Given the above, it is all but certain that litigation to overturn some, or all, of Hochul’s latest attack on the Second Amendment will occur. In fact, in Washington D.C., four gun owners have filed a lawsuit against the District, arguing that the District’s ban on carrying firearms on the D.C. subway is unconstitutional in light of the Supreme Court’s recent decision in Bruen. Expect a similar challenge in regard to New York’s transit system.
However, these court cases will not resolve the issue overnight. We cannot expect New York’s appellate judges, many (if not most) of whom were appointed by democrats, to suddenly become enamored with the Second Amendment because the Supreme Court said so. Democrat-controlled courts will resist Bruen the same way they resisted Heller. It would be surprising if the Supreme Court returns to the issue in less than a decade.
While we wait for the courts, our gun rights are once again in the hands of elected officials and we need to insist they support us. Vote only for Second Amendment friendly candidates at every level: Federal, state and local (even town, village and school boards). We have just seen the lengths that democrats will go to in order to deprive us of our constitutional rights. This especially includes your local judges and the people who appoint appellate judges (the president and governor). Do not accept “I can’t comment,” or “let’s see how it plays out in court,” or “the governor will remove me if I defy the law” as an answer. And, never assume that any Democrat candidate will support the Second Amendment, no matter what he or she says.
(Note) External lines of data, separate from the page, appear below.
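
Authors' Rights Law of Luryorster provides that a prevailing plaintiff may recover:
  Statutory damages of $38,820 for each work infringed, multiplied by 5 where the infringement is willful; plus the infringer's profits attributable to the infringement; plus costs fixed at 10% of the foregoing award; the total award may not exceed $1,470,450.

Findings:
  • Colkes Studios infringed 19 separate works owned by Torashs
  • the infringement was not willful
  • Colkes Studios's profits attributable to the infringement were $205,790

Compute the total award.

$1,037,707

Statutory damages: 19 × $38,820 = $737,580
Infringement not willful: no ×5 enhancement.
Combined award: $737,580 + $205,790 = $943,370
Costs: 10% of $943,370 = $94,337
Award plus costs: $943,370 + $94,337 = $1,037,707
Cap at $1,470,450: $1,037,707 is within the cap, no reduction.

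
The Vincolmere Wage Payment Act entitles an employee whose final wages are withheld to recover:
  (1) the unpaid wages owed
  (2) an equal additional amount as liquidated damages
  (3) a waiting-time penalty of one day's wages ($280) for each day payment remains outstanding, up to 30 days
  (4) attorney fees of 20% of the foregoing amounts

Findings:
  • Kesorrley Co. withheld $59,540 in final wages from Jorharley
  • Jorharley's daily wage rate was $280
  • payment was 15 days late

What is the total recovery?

Liquidated damages (equal amount): $59,540
Penalty days: min(15, 30) = 15
Waiting-time penalty: 15 × $280 = $4,200
Subtotal: $59,540 + $59,540 + $4,200 = $123,280
Attorney fees: 20% of $123,280 = $24,656
Total award: $123,280 + $24,656 = $147,936

$147,936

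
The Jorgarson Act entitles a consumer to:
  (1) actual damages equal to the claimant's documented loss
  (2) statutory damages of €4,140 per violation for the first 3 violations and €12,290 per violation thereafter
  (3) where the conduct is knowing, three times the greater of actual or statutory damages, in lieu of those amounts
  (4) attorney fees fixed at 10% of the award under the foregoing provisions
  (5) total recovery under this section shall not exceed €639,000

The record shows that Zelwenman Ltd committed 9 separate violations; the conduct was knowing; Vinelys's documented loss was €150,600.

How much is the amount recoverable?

€496,980

First 3 violations: 3 × €4,140 = €12,420
Remaining violations: (9 − 3) × €12,290 = €73,740
Statutory damages: €12,420 + €73,740 = €86,160
Greater of actual damages (€150,600) or statutory damages (€86,160): €150,600
Trebled: 3 × €150,600 = €451,800
Attorney fees: 10% of €451,800 = €45,180
Total before cap: €451,800 + €45,180 = €496,980
Cap at €639,000: €496,980 is within the cap, no reduction.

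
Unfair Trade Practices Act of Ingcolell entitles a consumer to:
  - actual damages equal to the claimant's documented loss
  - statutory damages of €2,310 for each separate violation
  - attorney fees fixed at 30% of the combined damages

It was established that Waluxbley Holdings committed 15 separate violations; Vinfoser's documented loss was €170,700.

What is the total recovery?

Statutory damages: 15 × €2,310 = €34,650
Combined damages: €170,700 + €34,650 = €205,350
Attorney fees: 30% of €205,350 = €61,605
Total recovery: €205,350 + €61,605 = €266,955

€266,955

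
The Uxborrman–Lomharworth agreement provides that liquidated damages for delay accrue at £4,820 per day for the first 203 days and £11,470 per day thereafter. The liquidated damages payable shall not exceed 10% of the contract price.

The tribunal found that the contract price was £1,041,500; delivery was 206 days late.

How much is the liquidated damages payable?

£104,150

First 203 days: 203 × £4,820 = £978,460
Remaining days: (206 − 203) × £11,470 = £34,410
Accrued per-day damages: £978,460 + £34,410 = £1,012,870
Cap: 10% of £1,041,500 = £104,150
Cap at £104,150: £1,012,870 exceeds the cap → £104,150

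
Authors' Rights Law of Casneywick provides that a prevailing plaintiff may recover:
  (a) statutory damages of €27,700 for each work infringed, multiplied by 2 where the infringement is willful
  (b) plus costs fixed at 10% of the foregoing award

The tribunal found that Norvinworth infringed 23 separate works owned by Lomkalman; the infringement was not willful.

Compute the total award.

Statutory damages: 23 × €27,700 = €637,100
Infringement not willful: no ×2 enhancement.
Costs: 10% of €637,100 = €63,710
Award plus costs: €637,100 + €63,710 = €700,810

€700,810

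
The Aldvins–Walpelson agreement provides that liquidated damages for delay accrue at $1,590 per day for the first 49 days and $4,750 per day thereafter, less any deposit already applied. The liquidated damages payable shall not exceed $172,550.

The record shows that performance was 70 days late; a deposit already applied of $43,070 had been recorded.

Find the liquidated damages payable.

$134,590

First 49 days: 49 × $1,590 = $77,910
Remaining days: (70 − 49) × $4,750 = $99,750
Accrued per-day damages: $77,910 + $99,750 = $177,660
Less deposit already applied: $177,660 − $43,070 = $134,590
Cap at $172,550: $134,590 is within the cap, no reduction.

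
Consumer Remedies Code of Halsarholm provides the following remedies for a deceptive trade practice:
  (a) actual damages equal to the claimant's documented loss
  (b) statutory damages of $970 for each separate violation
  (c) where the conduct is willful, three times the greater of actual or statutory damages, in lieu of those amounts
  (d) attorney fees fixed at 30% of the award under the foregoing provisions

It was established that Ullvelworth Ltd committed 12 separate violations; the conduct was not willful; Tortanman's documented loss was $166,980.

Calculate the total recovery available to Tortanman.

Statutory damages: 12 × $970 = $11,640
Conduct not willful: the in-lieu enhancement does not apply.
Actual plus statutory damages: $166,980 + $11,640 = $178,620
Attorney fees: 30% of $178,620 = $53,586
Total recovery: $178,620 + $53,586 = $232,206

$232,206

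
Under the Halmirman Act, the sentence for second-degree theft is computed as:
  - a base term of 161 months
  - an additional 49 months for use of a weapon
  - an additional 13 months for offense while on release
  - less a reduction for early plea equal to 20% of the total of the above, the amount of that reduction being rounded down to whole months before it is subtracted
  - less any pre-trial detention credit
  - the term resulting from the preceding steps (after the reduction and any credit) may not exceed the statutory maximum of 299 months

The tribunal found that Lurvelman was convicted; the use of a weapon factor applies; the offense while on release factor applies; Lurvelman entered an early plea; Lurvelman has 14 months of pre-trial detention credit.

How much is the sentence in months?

165 months

Use of a weapon enhancement: +49 months
Offense while on release enhancement: +13 months
Adjusted term: 161 months + 49 months + 13 months = 223 months
Early plea reduction: 20% of 223 months = 44 months (rounded down)
After reduction: 223 − 44 = 179 months
Less pre-trial detention credit: 179 months − 14 months = 165 months
Cap at 299 months: 165 months is within the cap, no reduction.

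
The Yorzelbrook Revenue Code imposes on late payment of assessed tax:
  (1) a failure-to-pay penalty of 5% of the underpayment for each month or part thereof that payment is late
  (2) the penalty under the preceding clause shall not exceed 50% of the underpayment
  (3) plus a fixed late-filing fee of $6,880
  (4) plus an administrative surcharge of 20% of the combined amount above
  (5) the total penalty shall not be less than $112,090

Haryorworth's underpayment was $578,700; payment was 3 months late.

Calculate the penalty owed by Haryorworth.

Accrued rate: 5% × 3 = 15%, capped at 50% → 15%
Failure-to-pay penalty: 15% of $578,700 = $86,805
Penalty before surcharge: $86,805 + $6,880 = $93,685
Administrative surcharge: 20% of $93,685 = $18,737
Total penalty: $93,685 + $18,737 = $112,422
Minimum $112,090: $112,422 meets the minimum, no increase.

Penalty: $112,422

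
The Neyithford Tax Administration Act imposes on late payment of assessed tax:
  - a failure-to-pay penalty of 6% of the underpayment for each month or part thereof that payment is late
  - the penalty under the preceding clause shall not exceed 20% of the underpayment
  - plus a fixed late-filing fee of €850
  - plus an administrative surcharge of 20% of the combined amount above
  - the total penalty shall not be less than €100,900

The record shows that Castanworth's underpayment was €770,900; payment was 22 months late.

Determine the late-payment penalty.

€186,036

Accrued rate: 6% × 22 = 132%, capped at 20% → 20%
Failure-to-pay penalty: 20% of €770,900 = €154,180
Penalty before surcharge: €154,180 + €850 = €155,030
Administrative surcharge: 20% of €155,030 = €31,006
Total penalty: €155,030 + €31,006 = €186,036
Minimum €100,900: €186,036 meets the minimum, no increase.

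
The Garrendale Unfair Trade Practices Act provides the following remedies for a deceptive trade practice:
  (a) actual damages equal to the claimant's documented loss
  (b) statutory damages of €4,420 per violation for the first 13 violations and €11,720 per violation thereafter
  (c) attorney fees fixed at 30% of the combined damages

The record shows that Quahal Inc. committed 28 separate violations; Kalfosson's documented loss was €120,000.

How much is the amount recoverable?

First 13 violations: 13 × €4,420 = €57,460
Remaining violations: (28 − 13) × €11,720 = €175,800
Statutory damages: €57,460 + €175,800 = €233,260
Combined damages: €120,000 + €233,260 = €353,260
Attorney fees: 30% of €353,260 = €105,978
Total recovery: €353,260 + €105,978 = €459,238

€459,238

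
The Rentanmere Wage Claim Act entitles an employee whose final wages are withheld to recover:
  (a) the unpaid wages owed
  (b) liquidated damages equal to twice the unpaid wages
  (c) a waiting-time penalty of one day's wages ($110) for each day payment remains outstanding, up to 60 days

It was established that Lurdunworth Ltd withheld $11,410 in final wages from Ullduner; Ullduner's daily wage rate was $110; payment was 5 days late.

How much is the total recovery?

Total award: $34,780

Doubled: 2 × $11,410 = $22,820
Penalty days: min(5, 60) = 5
Waiting-time penalty: 5 × $110 = $550
Total award: $11,410 + $22,820 + $550 = $34,780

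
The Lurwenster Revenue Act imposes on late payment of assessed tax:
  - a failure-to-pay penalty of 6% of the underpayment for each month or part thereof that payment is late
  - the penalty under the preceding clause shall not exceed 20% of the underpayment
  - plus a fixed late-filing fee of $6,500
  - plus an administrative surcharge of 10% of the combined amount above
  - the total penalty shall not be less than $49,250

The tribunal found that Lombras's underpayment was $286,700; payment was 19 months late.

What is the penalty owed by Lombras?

$70,224

Accrued rate: 6% × 19 = 114%, capped at 20% → 20%
Failure-to-pay penalty: 20% of $286,700 = $57,340
Penalty before surcharge: $57,340 + $6,500 = $63,840
Administrative surcharge: 10% of $63,840 = $6,384
Total penalty: $63,840 + $6,384 = $70,224
Minimum $49,250: $70,224 meets the minimum, no increase.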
Remember: When Hochul ran for Congress in rural Western New York, she pretended to be pro-gun, and even received an NRA endorsement before being converted to “the dark side.” A similar “conversion” befell Senator Kristin Gillibrand and even Joe Biden once remarked, in 1985, “I have never believed that additional gun control or federal registration of guns would reduce crime,” before becoming a gun-grabbing zealot.
It may take many years, and many “sequels,” in court and at the ballot box, to win against the evil empire. However, New Yorkers fought for decades, if not a century, for our Second Amendment rights and we will not stop now. May the Constitution be with us, always.